18 teams and 125 young people from across Sussex took part in Cow Corner, with Northease Manor School, Brighton Metropolitan College and St Piers School sealing their place at the regional finals in May.
The regional finals will take place at Crawley’s K2 Leisure Centre, before the national finals are held at Lord’s, the Home of Cricket.
Held every year, the national six-a-side table cricket competition is run by Lord’s Taverners, and allows people with physical disabilities and learning difficulties the opportunity to play the game and compete in a structured tournament.
There is also the opportunity for participants to undertake a leadership award and develop their confidence and communication skills, as well as learning umpiring and scoring skills, and use this as a pathway to community coach roles with the Sussex Cricket Foundation.

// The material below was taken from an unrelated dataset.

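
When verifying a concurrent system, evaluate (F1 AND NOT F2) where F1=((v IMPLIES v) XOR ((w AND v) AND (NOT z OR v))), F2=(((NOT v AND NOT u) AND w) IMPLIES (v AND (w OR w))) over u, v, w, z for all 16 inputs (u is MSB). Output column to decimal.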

Participations levels in table cricket is at an all-time high, with every county board now playing the game. To find out more about table cricket, and how to get involved, click here.
What is table cricket?
Table cricket is an adapted version of cricket, played on a table tennis table and specially designed to give young people with a disability the chance to play and compete in the sport we all love.
How does it work?
This is a very strategic game! There are different scoring zones around the table and, just like in regular cricket, fielders have to be carefully positioned to prevent runs or to get the batter out.
Teams of six take it in turn to bowl or bat, with the bowler using a ramp to deliver the ball (either a regular ball that runs true or a weighted one that swings around). The batter scores by hitting the ball into the scoring zones, avoiding the fielders if they can!
How does it help young people?
Alongside the enjoyment of playing the game and competing, table cricket has been shown to develop teamwork and social skills among players. It also helps coordination and cognitive skills.
The game is played by young people with both learning and physical disabilities. It enables young people to understand tactics, draw the best out of team players and to build a social life.
For the young volunteers involved in coaching and umpiring, table cricket helps to develop self-confidence, leadership skills and enhances their future employment prospects.